Hoy es buen momento para pensar en lo que hemos recibido del Espíritu y lo que
podemos pedirle que más necesitemos.
El don de lenguas
«Y empezaron a hablar en diferentes
lenguas, según el Espíritu les concedía expresarse». El primer problema
consiste en saber si se trata de lenguas habladas en otras partes del mundo, o
de lenguas extrañas, misteriosas, que nadie conoce. En este relato es claro que
se trata de lenguas habladas en otros sitios. Los judíos presentes dicen que
«cada uno los oye hablar en su lengua nativa». Pero esta interpretación no es
válida para los casos posteriores del centurión Cornelio y de los discípulos de
Éfeso. Aunque algunos autores se niegan a distinguir dos fenómenos, parece que
nos encontramos ante dos hechos distintos: hablar idiomas extranjeros y hablar
«lenguas extrañas» (lo que Pablo llamará «las lenguas de los ángeles»).
El primero es fácil de racionalizar. Los
primeros misioneros cristianos debieron enfrentarse al mismo problema que
tantos otros misioneros a lo largo de la historia: aprender lenguas
desconocidas para transmitir el mensaje de Jesús. Este hecho, siempre difícil,
sobre todo cuando no existen gramáticas ni escuelas de idiomas, es algo que
parece impresionar a Lucas y que desea recoger como un don especial del
Espíritu, presentando como un milagro inicial lo que sería fruto de mucho
esfuerzo.
El segundo fenómeno es más complejo. Lo
conocemos a través de la primera carta de Pablo a los Corintios. En aquella
comunidad, que era la más exótica de las fundadas por él, algunos tenían este
don, que consideraban superior a cualquier otro. En la base de este fenómeno
podría estar la conciencia de que cualquier idioma es pobrísimo a la hora de
hablar de Dios y de alabarlo. Faltan las palabras. Y se recurre a sonidos
extraños, incomprensibles para los demás, que intentan expresar los
sentimientos más hondos, en una línea de experiencia mística. Por eso hace
falta alguien que traduzca el contenido, como ocurría en Corinto. (Creo que
este fenómeno, curiosamente atestiguado en Grecia, podría ponerse en relación
con la tradición del oráculo de Delfos, donde la Pitia habla un lenguaje
ininteligible que es interpretado por el “profeta”).
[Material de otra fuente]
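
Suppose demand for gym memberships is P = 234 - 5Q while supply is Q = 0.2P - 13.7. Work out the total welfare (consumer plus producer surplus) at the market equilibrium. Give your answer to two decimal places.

Rewriting supply in inverse form: P = 68.5 + 5Q.
Set 234 - 5Q = 68.5 + 5Q, which gives 165.5 = 10Q, so Q* = 16.55 and P* = 234 - 5(16.55) = 151.25.
Total surplus is the full triangle between the curves from 0 to Q*: (1/2)(16.55)(234 - 68.5) = 1369.5125.

1369.51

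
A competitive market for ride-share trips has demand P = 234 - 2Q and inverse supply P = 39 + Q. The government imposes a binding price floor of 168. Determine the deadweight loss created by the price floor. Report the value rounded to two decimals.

1536.00

Without the control, 234 - 2Q = 39 + Q so Q* = 65 and P* = 104.
At P = 168, buyers demand (234 - 168)/2 = 33 while sellers would supply more, so the quantity traded is 33 at price 168.
The lost-trades triangle has base Q* - 33 = 32 and height equal to the gap between the curves at Q = 33, which is 168 - 72 = 96. DWL = (1/2)(32)(96) = 1536.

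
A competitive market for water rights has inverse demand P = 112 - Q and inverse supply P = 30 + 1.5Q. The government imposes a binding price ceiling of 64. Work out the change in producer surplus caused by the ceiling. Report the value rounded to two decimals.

-421.55

Free-market equilibrium: 112 - Q = 30 + 1.5Q gives Q* = 32.8, P* = 79.2.
At the ceiling price 64, quantity supplied is (64 - 30)/1.5 = 22.6667; supply is the short side, so Q = 22.6667 trades at P = 64.
PS goes from (1/2)(32.8)(49.2) = 806.88 to 385.3333 (computed as (64 - 30)(22.6667) - (1/2)(1.5)(22.6667)^2), a change of -421.5467.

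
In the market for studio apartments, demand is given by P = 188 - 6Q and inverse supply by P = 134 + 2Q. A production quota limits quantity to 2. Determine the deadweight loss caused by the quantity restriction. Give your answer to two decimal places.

90.25

Without the quota, 188 - 6Q = 134 + 2Q gives Q* = 6.75.
At Q = 2 the demand price is 188 - 6(2) = 176 and the supply price is 134 + 2(2) = 138.
Deadweight loss is the triangle between the curves from 2 to 6.75: (1/2)(176 - 138)(6.75 - 2) = 90.25.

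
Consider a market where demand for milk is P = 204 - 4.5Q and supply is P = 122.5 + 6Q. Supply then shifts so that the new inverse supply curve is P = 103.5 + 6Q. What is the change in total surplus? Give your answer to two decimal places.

Initial equilibrium: Q_0 = 7.7619, P_0 = 169.0714; CS_0 = (1/2)(7.7619)(34.9286) = 135.5561, PS_0 = (1/2)(7.7619)(46.5714) = 180.7415.
New equilibrium: 204 - 4.5Q = 103.5 + 6Q gives Q_1 = 9.5714, P_1 = 160.9286; CS_1 = 206.1276, PS_1 = 274.8367.
Change in total surplus = (206.1276 + 274.8367) - (135.5561 + 180.7415) = 164.6667.

164.67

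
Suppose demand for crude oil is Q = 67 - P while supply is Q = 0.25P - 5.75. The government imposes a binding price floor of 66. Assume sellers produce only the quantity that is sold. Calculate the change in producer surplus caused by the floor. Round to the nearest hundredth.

Rewriting demand in inverse form: P = 67 - Q.
Rewriting supply in inverse form: P = 23 + 4Q.
Without the control, 67 - Q = 23 + 4Q so Q* = 8.8 and P* = 58.2.
At the floor price 66, quantity demanded is (67 - 66)/1 = 1; demand is the short side, so Q = 1 trades at P = 66.
PS goes from (1/2)(8.8)(35.2) = 154.88 to 41 (computed as (66 - 23)(1) - (1/2)(4)(1)^2), a change of -113.88.

-113.88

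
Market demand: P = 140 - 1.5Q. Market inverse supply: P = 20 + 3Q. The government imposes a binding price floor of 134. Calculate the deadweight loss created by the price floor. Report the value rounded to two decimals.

Without the control, 140 - 1.5Q = 20 + 3Q so Q* = 26.6667 and P* = 100.
At P = 134, buyers demand (140 - 134)/1.5 = 4 while sellers would supply more, so the quantity traded is 4 at price 134.
The lost-trades triangle has base Q* - 4 = 22.6667 and height equal to the gap between the curves at Q = 4, which is 134 - 32 = 102. DWL = (1/2)(22.6667)(102) = 1156.

1156.00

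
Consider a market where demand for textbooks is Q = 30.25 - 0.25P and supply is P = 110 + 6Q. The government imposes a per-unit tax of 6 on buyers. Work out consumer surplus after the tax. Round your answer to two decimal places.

0.50

Rewriting demand in inverse form: P = 121 - 4Q.
Without the tax, 121 - 4Q = 110 + 6Q so Q* = 1.1 and P* = 116.6.
With the tax, buyers' net willingness to pay falls by 6: (121 - 6) - 4Q = 110 + 6Q, so Q_t = 0.5. Buyers pay P_b = 119; sellers receive P_s = P_b - 6 = 113.
CS = (1/2)(Q_t)(121 - P_b) = (1/2)(0.5)(2) = 0.5.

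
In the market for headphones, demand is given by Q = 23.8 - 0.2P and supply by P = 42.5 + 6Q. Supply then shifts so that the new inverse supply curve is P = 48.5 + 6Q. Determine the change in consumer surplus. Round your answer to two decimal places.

-18.22

Rewriting demand in inverse form: P = 119 - 5Q.
Initial equilibrium: Q_0 = 6.9545, P_0 = 84.2273; CS_0 = (1/2)(6.9545)(34.7727) = 120.9143, PS_0 = (1/2)(6.9545)(41.7273) = 145.0971.
New equilibrium: 119 - 5Q = 48.5 + 6Q gives Q_1 = 6.4091, P_1 = 86.9545; CS_1 = 102.6911, PS_1 = 123.2293.
Change in consumer surplus = 102.6911 - 120.9143 = -18.2231.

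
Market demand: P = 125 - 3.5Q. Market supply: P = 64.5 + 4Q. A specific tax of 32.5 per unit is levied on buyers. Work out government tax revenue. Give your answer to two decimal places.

Pre-tax equilibrium: 125 - 3.5Q = 64.5 + 4Q gives Q* = 8.0667, P* = 96.7667.
With the tax, buyers' net willingness to pay falls by 32.5: (125 - 32.5) - 3.5Q = 64.5 + 4Q, so Q_t = 3.7333. Buyers pay P_b = 111.9333; sellers receive P_s = P_b - 32.5 = 79.4333.
Tax revenue = t x Q_t = 32.5 x 3.7333 = 121.3333.

121.33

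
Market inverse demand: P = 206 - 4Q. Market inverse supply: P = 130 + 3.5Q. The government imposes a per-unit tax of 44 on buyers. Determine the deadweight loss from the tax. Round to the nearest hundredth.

129.07

Without the tax, 206 - 4Q = 130 + 3.5Q so Q* = 10.1333 and P* = 165.4667.
With the tax, buyers' net willingness to pay falls by 44: (206 - 44) - 4Q = 130 + 3.5Q, so Q_t = 4.2667. Buyers pay P_b = 188.9333; sellers receive P_s = P_b - 44 = 144.9333.
The welfare triangle lost has base Q* - Q_t = 5.8667 and height t = 44, so DWL = (1/2)(5.8667)(44) = 129.0667.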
Sin embargo, no es claro que esta interpretación
tan teológica y profunda sea la única posible. En ciertos grupos carismáticos
actuales hay personas que siguen «hablando en lenguas»; un observador imparcial
me comunica que lo interpretan como pura emisión de sonidos extraños, sin
ningún contenido. Esto se presta a convertirse en un auténtico galimatías, como
indica Pablo a los Corintios. No sirve de nada a los presentes, y si viene
algún no creyente, pensará que todos están locos.